Yeah, I’m definitely not making my 2022 reading challenge. I almost canceled this week’s post, and, to be perfectly honest, if it hadn’t been time-sensitive I probably would’ve pushed it to next week. November was really not my month for a number of reasons, the biggest one being the health-related emergency I’ve been dealing with since the Friday before Thanksgiving. It’s been a long two weeks and I’m tired as hell, but I think I’m on the upswing, so maybe one of these days I’ll finally get around to finishing Hamnet.
In brighter news, I have entered at least a dozen Goodreads giveaways, but this is the first one where I’ve actually won something!
It can only get better from here, right?
November Reading Stats
- Jonathan Strange and Mr Norrell – Susanna Clarke
Total Pages Read: 149
I don’t have much to say at all this month.
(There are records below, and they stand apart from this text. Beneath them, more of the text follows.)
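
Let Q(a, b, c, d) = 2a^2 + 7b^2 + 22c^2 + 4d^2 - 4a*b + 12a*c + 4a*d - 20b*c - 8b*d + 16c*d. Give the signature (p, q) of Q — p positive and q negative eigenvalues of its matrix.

Write A = [[2, -2, 6, 2], [-2, 7, -10, -4], [6, -10, 22, 8], [2, -4, 8, 4]].
An LDLᵀ factorisation of A has diagonal entries 2, 5, 4/5, 1.
So there are 4 positive pivots.

(4, 0)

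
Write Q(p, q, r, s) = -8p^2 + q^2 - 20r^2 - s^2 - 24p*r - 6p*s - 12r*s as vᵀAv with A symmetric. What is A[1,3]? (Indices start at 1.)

-12

The coefficient of p·r in Q is -24. For a symmetric A this equals A[1,3] + A[3,1] = 2·A[1,3].
So A[1,3] = -24/2 = -12.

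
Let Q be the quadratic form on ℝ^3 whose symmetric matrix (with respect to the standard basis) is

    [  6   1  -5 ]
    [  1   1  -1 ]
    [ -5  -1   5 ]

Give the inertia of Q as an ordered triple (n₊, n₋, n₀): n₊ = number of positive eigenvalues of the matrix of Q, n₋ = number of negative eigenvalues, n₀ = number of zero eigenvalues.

(3, 0, 0)

Row-reducing A symmetrically gives the diagonal entries 6, 5/6, 4/5.
So there are 3 positive pivots.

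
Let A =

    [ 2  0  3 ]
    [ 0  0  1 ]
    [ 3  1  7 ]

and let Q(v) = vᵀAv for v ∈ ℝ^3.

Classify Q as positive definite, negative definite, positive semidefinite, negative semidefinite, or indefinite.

indefinite

A is congruent to a diagonal matrix with 2 positive, 1 negative and 0 zero entries, so Q is indefinite.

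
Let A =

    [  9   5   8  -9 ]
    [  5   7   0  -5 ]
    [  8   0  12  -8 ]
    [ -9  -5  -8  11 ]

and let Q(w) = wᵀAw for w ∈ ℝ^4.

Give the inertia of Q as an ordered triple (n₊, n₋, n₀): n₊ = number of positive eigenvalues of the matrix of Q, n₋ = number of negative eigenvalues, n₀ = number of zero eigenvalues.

Applying the same elementary operations to the rows and columns of A produces a congruent diagonal matrix with entries 9, 38/9, 4/19, 2.
Counting signs: 4 positive.

(4, 0, 0)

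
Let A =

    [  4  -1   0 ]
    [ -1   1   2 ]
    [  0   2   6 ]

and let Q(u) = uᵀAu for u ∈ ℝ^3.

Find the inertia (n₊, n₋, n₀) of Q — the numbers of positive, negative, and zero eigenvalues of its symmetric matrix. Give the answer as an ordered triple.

(3, 0, 0)

Applying the same elementary operations to the rows and columns of A produces a congruent diagonal matrix with entries 4, 3/4, 2/3.
So there are 3 positive pivots.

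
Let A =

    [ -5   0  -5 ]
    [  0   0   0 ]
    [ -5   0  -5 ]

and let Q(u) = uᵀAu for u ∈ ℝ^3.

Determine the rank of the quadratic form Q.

1

Symmetric row and column elimination reduces A to a congruent diagonal form with pivots -5, 0, 0.
So there are 1 negative, 2 zero pivots.
The rank is the number of nonzero pivots: 1.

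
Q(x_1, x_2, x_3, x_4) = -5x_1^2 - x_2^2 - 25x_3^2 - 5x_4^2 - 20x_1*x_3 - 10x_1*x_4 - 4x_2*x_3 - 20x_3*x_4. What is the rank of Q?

The symmetric matrix is A = [[-5, 0, -10, -5], [0, -1, -2, 0], [-10, -2, -25, -10], [-5, 0, -10, -5]].
Applying the same elementary operations to the rows and columns of A produces a congruent diagonal matrix with entries -5, -1, -1, 0.
So there are 3 negative, 1 zero pivots.
The rank is the number of nonzero pivots: 3.

3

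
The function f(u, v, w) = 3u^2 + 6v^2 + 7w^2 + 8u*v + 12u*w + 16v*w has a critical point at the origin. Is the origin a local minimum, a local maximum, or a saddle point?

The Hessian at the origin is H = [[6, 8, 12], [8, 12, 16], [12, 16, 14]].
An LDLᵀ factorisation of H has diagonal entries 6, 4/3, -10.
So there are 2 positive, 1 negative pivots.
H is indefinite, so the origin is a saddle point.

saddle point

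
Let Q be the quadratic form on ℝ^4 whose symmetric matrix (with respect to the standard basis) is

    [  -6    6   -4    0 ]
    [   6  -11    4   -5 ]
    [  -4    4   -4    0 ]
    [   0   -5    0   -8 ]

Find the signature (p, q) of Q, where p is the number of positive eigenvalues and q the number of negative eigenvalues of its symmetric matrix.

(0, 4)

Row-reducing A symmetrically gives the diagonal entries -6, -5, -4/3, -3.
That gives 4 negative pivots.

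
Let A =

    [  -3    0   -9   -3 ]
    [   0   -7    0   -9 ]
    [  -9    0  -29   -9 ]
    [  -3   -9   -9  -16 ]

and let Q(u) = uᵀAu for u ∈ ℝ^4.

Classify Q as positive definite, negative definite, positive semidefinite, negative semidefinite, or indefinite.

Leading principal minors: Δ_1 = -3, Δ_2 = 21, Δ_3 = -42, Δ_4 = 60.
The signs alternate starting with Δ_1 < 0, so by Sylvester's criterion Q is negative definite.

negative definite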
I started Hamnet and Arm of the Sphinx a while ago, and have thoroughly neglected them both.
Things I’ve Been Doing Instead of Reading
Okay so it took me thirty minutes to find the polling place that turned out to be literally across the street from me and I could just as easily have walked, BUT: I cannot tell you how fucking relieved I am that election season is more or less over, aside from one ongoing battle. In any case, I tried, and therefore no one should criticize me.
Even Moar Home Improvement
After a solid month of weeping over my busted washing machine, the maintenance team rolled up to my door with a matching set of smart machines that completely dwarf the old ones. The new machines are so big that they had to take out part of my kitchen cabinets and counter, which does make me sad, but I’d rather have the washing machine than the counter space.
I love these things. The old washing machine used to shake my entire kitchen during the spin cycle, but the new one is so quiet that I can’t always hear it from my bedroom. Tomorrow I’m going to find out if it really is big enough to fit my comforter. I really hope it is, because I am currently too lazy to take the comforter to the laundromat.
Thanksgiving is unequivocally my favorite holiday. There’s no trick-or-treaters to hide from and no presents to buy, and all you have to do is show up and cook and eat for four days straight. This Black Friday marked my first attempt at the mille-feuille nabe that’s been floating around the internet, with zero regrets. We also made Chinese scrambled eggs with Hunan salted chilies because I happened to see the recipe shortly before Thanksgiving and bundled it into my plans. I have been on a quest recently to learn to like eggs, which so far isn’t going too badly.
(Note for anyone who cares: We made the nabe again last night, and we have learned that very thinly sliced Spam does not detract from the quality of the nabe.)
I Love My Switch More Than I Love My Books
I am officially an ACNH addict (even more than I was a month ago), and have a Stalk Market price-tracking spreadsheet to prove it. I still don’t trust the raccoons, who are the Jelly Cove equivalent of the Mafia, but I cannot stop giving them money. Like literally the second I paid off the $348,000 back room expansion on my house fucking Tom Crook asked me if I wanted to expand my house again and godDAMMIT yes I did so now I have a third room and I am $548,000 in the hole. Of course, the island’s economy is cyclic because the bulk of my income comes from selling random shit to the baby raccoons, so I suppose it evens out in the end.
I also paid the raccoons to install a ramp by my house. We’re living big over here.
And one of my villagers shows up every now and then without pants. I don’t even know what to say at this point.
I Bought Pokémon Violet and I Kinda Have Buyer’s Regret
idk, the game is fine. I lost my mind getting my Pokémon to a Nemona-crushing level because if anyone needed their teeth kicked in it would absolutely be her, and now I have no idea what I’m supposed to be doing. Long story short, it isn’t sucking me in the way I want to be sucked in, and I probably would’ve returned it or sold it if I weren’t determined to hang onto Syrax, my little fire croc.
I literally cannot sell that little face but this game is so disappointing. Fingers crossed it gets better.